As emoções podem ser consideradas como a posse de estados primitivos que são comuns entre espécies que compartilham traços semelhantes13. No entanto, esses estados podem se manifestar por meio de comportamentos diferentes em espécies diferentes. Esses estados emocionais basais têm três características fundamentais: valência (positiva ou negativa), escalabilidade (intensidade) e persistência (comportamentos emocionais que duram mais do que os estímulos que os desencadearam e se generalizam para outros contextos). Procurar evidências dessas três características nos comportamentos dos invertebrados proporciona uma maneira de avaliar se os invertebrados experimentam estados emocionais.

No entanto, também podem existir comportamentos emocionais que parecem refletir estados emocionais basais conscientes, mas que são simplesmente comportamentos de um estado inconsciente. Portanto, seria errado assumir que a presença dessas características fundamentais dos comportamentos emocionais garante um estado emocional consciente. No entanto, pode-se reconhecer que todas as três características (valência, escalabilidade e persistência) estão presentes nos estados emocionais humanos conscientes. Logo, se observadas evidências de todas as três em um invertebrado, isso aumenta a probabilidade de que um estado emocional consciente esteja sendo experimentado.

Evidência de indicadores de estado emocional

A valência pode ser identificada por meio de interpretações do comportamento de invertebrados mentalmente mais complexos, como as abelhas. As abelhas mostraram um viés cognitivo pessimista após uma ameaça predatória14. Após tal ameaça, as abelhas eram mais propensas a interpretar estímulos ambíguos como negativos, encolhendo sua probóscideiv como uma indicação disso, além de aumentarem seu afastamento de uma ameaça semelhante. Isso mostra generalização na resposta comportamental, que é uma característica dos estados emocionais.

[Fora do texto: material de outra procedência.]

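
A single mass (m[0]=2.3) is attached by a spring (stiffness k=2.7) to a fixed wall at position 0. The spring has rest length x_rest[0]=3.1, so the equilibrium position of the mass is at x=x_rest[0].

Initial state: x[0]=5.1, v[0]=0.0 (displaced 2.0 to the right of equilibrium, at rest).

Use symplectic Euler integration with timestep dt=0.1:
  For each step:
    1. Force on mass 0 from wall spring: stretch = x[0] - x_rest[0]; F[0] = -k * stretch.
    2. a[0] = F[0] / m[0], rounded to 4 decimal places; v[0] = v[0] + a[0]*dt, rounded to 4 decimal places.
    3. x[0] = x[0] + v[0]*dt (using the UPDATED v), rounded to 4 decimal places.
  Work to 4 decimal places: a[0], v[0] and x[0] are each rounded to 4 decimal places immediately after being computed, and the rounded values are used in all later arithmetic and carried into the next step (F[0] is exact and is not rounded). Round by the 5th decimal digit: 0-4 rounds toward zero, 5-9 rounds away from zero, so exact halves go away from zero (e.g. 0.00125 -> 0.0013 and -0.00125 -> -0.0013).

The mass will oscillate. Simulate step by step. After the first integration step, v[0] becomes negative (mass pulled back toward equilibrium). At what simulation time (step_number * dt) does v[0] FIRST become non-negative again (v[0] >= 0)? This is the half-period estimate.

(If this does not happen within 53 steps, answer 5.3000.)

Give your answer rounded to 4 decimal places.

Step 0: x=[5.1000] v=[0.0000]
Step 1: x=[5.0765] v=[-0.2348]
Step 2: x=[5.0298] v=[-0.4668]
Step 3: x=[4.9605] v=[-0.6933]
Step 4: x=[4.8693] v=[-0.9117]
Step 5: x=[4.7574] v=[-1.1194]
Step 6: x=[4.6260] v=[-1.3140]
Step 7: x=[4.4767] v=[-1.4931]
Step 8: x=[4.3112] v=[-1.6547]
Step 9: x=[4.1315] v=[-1.7969]
Step 10: x=[3.9397] v=[-1.9180]
Step 11: x=[3.7380] v=[-2.0166]
Step 12: x=[3.5289] v=[-2.0915]
Step 13: x=[3.3147] v=[-2.1419]
Step 14: x=[3.0980] v=[-2.1671]
Step 15: x=[2.8813] v=[-2.1669]
Step 16: x=[2.6672] v=[-2.1412]
Step 17: x=[2.4582] v=[-2.0904]
Step 18: x=[2.2567] v=[-2.0151]
Step 19: x=[2.0651] v=[-1.9161]
Step 20: x=[1.8856] v=[-1.7946]
Step 21: x=[1.7204] v=[-1.6520]
Step 22: x=[1.5714] v=[-1.4901]
Step 23: x=[1.4403] v=[-1.3107]
Step 24: x=[1.3287] v=[-1.1159]
Step 25: x=[1.2379] v=[-0.9080]
Step 26: x=[1.1690] v=[-0.6894]
Step 27: x=[1.1227] v=[-0.4627]
Step 28: x=[1.0996] v=[-0.2306]
Step 29: x=[1.1000] v=[0.0042]
First v>=0 after going negative at step 29, time=2.9000

Answer: 2.9000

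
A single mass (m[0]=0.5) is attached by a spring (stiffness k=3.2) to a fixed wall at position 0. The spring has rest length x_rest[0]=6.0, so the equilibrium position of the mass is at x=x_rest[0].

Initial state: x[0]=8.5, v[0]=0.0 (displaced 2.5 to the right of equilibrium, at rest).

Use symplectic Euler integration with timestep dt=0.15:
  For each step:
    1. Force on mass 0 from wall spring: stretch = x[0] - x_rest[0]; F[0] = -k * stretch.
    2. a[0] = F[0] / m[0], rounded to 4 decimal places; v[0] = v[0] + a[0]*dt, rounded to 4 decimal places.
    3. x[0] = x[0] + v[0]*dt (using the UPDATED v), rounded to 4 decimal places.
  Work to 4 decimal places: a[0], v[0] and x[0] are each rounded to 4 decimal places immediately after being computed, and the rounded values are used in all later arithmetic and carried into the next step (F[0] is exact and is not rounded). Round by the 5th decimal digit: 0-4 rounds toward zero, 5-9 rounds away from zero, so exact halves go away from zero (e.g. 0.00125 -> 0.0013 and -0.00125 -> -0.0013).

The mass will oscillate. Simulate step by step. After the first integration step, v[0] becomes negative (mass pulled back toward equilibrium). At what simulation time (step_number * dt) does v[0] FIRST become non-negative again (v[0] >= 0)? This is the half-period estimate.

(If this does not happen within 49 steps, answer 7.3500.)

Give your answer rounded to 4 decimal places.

Step 0: x=[8.5000] v=[0.0000]
Step 1: x=[8.1400] v=[-2.4000]
Step 2: x=[7.4718] v=[-4.4544]
Step 3: x=[6.5917] v=[-5.8673]
Step 4: x=[5.6264] v=[-6.4353]
Step 5: x=[4.7149] v=[-6.0767]
Step 6: x=[3.9885] v=[-4.8430]
Step 7: x=[3.5517] v=[-2.9120]
Step 8: x=[3.4675] v=[-0.5616]
Step 9: x=[3.7479] v=[1.8696]
First v>=0 after going negative at step 9, time=1.3500

Answer: 1.3500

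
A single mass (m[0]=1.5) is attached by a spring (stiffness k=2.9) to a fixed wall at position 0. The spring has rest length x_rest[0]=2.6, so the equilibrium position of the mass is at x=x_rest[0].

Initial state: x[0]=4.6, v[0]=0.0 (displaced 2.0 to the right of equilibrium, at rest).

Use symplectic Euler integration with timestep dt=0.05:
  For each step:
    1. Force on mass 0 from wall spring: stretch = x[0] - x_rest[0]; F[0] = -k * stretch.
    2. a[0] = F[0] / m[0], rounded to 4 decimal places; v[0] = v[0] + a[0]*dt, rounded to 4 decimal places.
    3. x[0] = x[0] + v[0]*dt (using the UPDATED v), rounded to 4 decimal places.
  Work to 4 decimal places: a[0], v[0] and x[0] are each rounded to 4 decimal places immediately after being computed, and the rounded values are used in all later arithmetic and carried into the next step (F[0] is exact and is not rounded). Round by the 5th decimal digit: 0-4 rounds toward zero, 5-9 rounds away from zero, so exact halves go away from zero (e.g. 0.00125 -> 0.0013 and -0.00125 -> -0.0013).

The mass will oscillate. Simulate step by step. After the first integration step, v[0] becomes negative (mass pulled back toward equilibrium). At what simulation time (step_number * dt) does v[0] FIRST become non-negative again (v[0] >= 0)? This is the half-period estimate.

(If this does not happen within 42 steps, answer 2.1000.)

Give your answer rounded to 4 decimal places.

Step 0: x=[4.6000] v=[0.0000]
Step 1: x=[4.5903] v=[-0.1933]
Step 2: x=[4.5710] v=[-0.3857]
Step 3: x=[4.5422] v=[-0.5762]
Step 4: x=[4.5040] v=[-0.7639]
Step 5: x=[4.4566] v=[-0.9480]
Step 6: x=[4.4002] v=[-1.1275]
Step 7: x=[4.3351] v=[-1.3015]
Step 8: x=[4.2616] v=[-1.4692]
Step 9: x=[4.1801] v=[-1.6298]
Step 10: x=[4.0910] v=[-1.7825]
Step 11: x=[3.9947] v=[-1.9266]
Step 12: x=[3.8916] v=[-2.0614]
Step 13: x=[3.7823] v=[-2.1863]
Step 14: x=[3.6673] v=[-2.3006]
Step 15: x=[3.5471] v=[-2.4038]
Step 16: x=[3.4223] v=[-2.4954]
Step 17: x=[3.2936] v=[-2.5749]
Step 18: x=[3.1615] v=[-2.6420]
Step 19: x=[3.0267] v=[-2.6963]
Step 20: x=[2.8898] v=[-2.7376]
Step 21: x=[2.7515] v=[-2.7656]
Step 22: x=[2.6125] v=[-2.7802]
Step 23: x=[2.4734] v=[-2.7814]
Step 24: x=[2.3349] v=[-2.7692]
Step 25: x=[2.1977] v=[-2.7436]
Step 26: x=[2.0625] v=[-2.7047]
Step 27: x=[1.9299] v=[-2.6527]
Step 28: x=[1.8005] v=[-2.5879]
Step 29: x=[1.6750] v=[-2.5106]
Step 30: x=[1.5539] v=[-2.4212]
Step 31: x=[1.4379] v=[-2.3201]
Step 32: x=[1.3275] v=[-2.2078]
Step 33: x=[1.2233] v=[-2.0848]
Step 34: x=[1.1257] v=[-1.9517]
Step 35: x=[1.0352] v=[-1.8092]
Step 36: x=[0.9523] v=[-1.6579]
Step 37: x=[0.8774] v=[-1.4986]
Step 38: x=[0.8108] v=[-1.3321]
Step 39: x=[0.7528] v=[-1.1591]
Step 40: x=[0.7038] v=[-0.9805]
Step 41: x=[0.6639] v=[-0.7972]
Step 42: x=[0.6334] v=[-0.6100]
v[0] did not become non-negative within 42 steps; using fallback time=2.1000

Answer: 2.1000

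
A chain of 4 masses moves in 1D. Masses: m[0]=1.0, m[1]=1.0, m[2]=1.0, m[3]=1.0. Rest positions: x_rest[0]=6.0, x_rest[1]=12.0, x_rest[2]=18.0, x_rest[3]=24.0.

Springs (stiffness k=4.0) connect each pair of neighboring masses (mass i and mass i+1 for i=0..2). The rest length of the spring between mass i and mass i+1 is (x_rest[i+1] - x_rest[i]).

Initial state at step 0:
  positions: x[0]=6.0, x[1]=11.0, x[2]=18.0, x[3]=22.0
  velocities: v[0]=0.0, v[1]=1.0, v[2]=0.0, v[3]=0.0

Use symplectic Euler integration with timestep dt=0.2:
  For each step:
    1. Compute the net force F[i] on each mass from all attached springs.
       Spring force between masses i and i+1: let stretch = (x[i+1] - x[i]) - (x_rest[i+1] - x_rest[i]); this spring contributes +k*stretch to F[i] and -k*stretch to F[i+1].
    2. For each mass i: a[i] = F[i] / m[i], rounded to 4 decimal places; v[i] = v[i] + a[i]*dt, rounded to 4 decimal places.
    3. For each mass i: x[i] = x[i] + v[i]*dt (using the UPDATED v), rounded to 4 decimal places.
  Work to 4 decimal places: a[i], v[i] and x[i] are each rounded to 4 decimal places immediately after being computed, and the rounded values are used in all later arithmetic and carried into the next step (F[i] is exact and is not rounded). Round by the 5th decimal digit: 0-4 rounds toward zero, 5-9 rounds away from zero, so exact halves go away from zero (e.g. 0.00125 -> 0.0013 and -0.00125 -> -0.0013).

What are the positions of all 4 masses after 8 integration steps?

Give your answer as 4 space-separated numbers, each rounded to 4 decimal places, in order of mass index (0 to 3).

Answer: 5.5372 10.5283 18.6731 23.8614

Derivation:
Step 0: x=[6.0000 11.0000 18.0000 22.0000] v=[0.0000 1.0000 0.0000 0.0000]
Step 1: x=[5.8400 11.5200 17.5200 22.3200] v=[-0.8000 2.6000 -2.4000 1.6000]
Step 2: x=[5.6288 12.0912 16.8480 22.8320] v=[-1.0560 2.8560 -3.3600 2.5600]
Step 3: x=[5.4916 12.3895 16.3724 23.3466] v=[-0.6861 1.4915 -2.3782 2.5728]
Step 4: x=[5.4980 12.2214 16.3754 23.7053] v=[0.0322 -0.8405 0.0148 1.7934]
Step 5: x=[5.6202 11.6422 16.8865 23.8512] v=[0.6109 -2.8960 2.5555 0.7295]
Step 6: x=[5.7459 10.9386 17.6729 23.8427] v=[0.6285 -3.5182 3.9318 -0.0423]
Step 7: x=[5.7424 10.4816 18.3689 23.8071] v=[-0.0173 -2.2849 3.4802 -0.1781]
Step 8: x=[5.5372 10.5283 18.6731 23.8614] v=[-1.0259 0.2336 1.5209 0.2713]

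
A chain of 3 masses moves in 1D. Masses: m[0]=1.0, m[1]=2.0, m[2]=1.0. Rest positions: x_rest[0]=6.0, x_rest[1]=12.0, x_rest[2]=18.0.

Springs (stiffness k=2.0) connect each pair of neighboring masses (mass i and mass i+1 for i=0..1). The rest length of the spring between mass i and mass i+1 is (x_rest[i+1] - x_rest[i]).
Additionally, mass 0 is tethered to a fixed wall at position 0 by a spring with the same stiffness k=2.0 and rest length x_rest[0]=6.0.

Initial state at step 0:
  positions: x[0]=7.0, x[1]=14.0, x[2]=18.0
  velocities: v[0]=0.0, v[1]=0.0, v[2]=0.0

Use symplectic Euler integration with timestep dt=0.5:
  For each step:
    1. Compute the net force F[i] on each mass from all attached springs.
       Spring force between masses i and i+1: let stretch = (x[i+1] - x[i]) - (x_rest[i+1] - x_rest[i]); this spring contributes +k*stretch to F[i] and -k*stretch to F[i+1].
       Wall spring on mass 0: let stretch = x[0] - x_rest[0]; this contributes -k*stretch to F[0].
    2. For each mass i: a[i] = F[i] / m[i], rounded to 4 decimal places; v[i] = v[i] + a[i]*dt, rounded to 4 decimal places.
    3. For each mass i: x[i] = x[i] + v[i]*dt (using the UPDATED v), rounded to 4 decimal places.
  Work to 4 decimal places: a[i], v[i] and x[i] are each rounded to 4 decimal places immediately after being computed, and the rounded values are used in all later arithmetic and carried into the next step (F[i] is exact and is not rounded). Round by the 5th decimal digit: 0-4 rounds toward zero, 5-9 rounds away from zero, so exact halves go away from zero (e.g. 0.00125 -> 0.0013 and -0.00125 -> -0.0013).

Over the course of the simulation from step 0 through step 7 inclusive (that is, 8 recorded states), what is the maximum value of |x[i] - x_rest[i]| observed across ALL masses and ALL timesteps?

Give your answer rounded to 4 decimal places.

Step 0: x=[7.0000 14.0000 18.0000] v=[0.0000 0.0000 0.0000]
Step 1: x=[7.0000 13.2500 19.0000] v=[0.0000 -1.5000 2.0000]
Step 2: x=[6.6250 12.3750 20.1250] v=[-0.7500 -1.7500 2.2500]
Step 3: x=[5.8125 12.0000 20.3750] v=[-1.6250 -0.7500 0.5000]
Step 4: x=[5.1875 12.1719 19.4375] v=[-1.2500 0.3438 -1.8750]
Step 5: x=[5.4610 12.4141 17.8672] v=[0.5469 0.4844 -3.1406]
Step 6: x=[6.4805 12.2813 16.5704] v=[2.0390 -0.2656 -2.5937]
Step 7: x=[7.1602 11.7706 16.1290] v=[1.3593 -1.0215 -0.8828]
Max displacement = 2.3750

Answer: 2.3750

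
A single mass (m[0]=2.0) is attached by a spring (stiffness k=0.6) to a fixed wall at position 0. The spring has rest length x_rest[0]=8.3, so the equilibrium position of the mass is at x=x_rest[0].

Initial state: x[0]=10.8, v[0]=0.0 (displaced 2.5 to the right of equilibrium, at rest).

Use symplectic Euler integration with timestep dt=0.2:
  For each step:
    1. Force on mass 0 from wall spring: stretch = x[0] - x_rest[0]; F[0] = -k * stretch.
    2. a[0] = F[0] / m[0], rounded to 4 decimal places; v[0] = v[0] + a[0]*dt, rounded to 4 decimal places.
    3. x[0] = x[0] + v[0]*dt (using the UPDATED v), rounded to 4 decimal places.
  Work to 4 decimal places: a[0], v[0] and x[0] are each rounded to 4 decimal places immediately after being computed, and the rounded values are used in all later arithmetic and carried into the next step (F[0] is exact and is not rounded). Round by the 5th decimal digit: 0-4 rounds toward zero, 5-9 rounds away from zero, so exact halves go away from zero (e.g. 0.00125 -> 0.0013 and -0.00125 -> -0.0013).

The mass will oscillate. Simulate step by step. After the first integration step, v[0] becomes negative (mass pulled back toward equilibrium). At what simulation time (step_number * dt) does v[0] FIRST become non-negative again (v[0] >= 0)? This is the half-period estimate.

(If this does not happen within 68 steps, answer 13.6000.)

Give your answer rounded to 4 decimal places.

Answer: 5.8000

Derivation:
Step 0: x=[10.8000] v=[0.0000]
Step 1: x=[10.7700] v=[-0.1500]
Step 2: x=[10.7104] v=[-0.2982]
Step 3: x=[10.6218] v=[-0.4428]
Step 4: x=[10.5054] v=[-0.5821]
Step 5: x=[10.3625] v=[-0.7144]
Step 6: x=[10.1949] v=[-0.8382]
Step 7: x=[10.0045] v=[-0.9519]
Step 8: x=[9.7937] v=[-1.0542]
Step 9: x=[9.5649] v=[-1.1438]
Step 10: x=[9.3210] v=[-1.2197]
Step 11: x=[9.0648] v=[-1.2810]
Step 12: x=[8.7994] v=[-1.3269]
Step 13: x=[8.5280] v=[-1.3569]
Step 14: x=[8.2539] v=[-1.3706]
Step 15: x=[7.9803] v=[-1.3678]
Step 16: x=[7.7106] v=[-1.3486]
Step 17: x=[7.4480] v=[-1.3132]
Step 18: x=[7.1956] v=[-1.2621]
Step 19: x=[6.9564] v=[-1.1958]
Step 20: x=[6.7334] v=[-1.1152]
Step 21: x=[6.5292] v=[-1.0212]
Step 22: x=[6.3462] v=[-0.9150]
Step 23: x=[6.1866] v=[-0.7978]
Step 24: x=[6.0524] v=[-0.6710]
Step 25: x=[5.9452] v=[-0.5361]
Step 26: x=[5.8662] v=[-0.3948]
Step 27: x=[5.8164] v=[-0.2488]
Step 28: x=[5.7964] v=[-0.0998]
Step 29: x=[5.8065] v=[0.0504]
First v>=0 after going negative at step 29, time=5.8000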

Os zangões exibiram um estado emocional positivo após a exposição a recompensas inesperadas15. Depois de ter uma experiência positiva, os zangões que posteriormente enfrentam uma ameaça levaram menos tempo do que o normal para retornar aos comportamentos normais de forrageamento depois que a situação passou. Esses comportamentos sugerem que as abelhas podem interpretar experiências em uma escala positiva e negativa. A persistência na forma de generalização contextual (a manutenção e aplicação de um estado cognitivo a outros contextos) é um indicador de experiência emocional devido à presença de um estado cognitivo. Os zangões demonstraram isso por meio do tempo reduzido para continuar o comportamento normal de forrageamento, aplicando seu estado emocional positivo como resultado de um estímulo positivo à tomada de decisão e reduzindo sua resposta inata de maior cautela a uma situação ameaçadora. Esses comportamentos sugerem que as abelhas podem interpretar experiências em uma escala positiva e negativa.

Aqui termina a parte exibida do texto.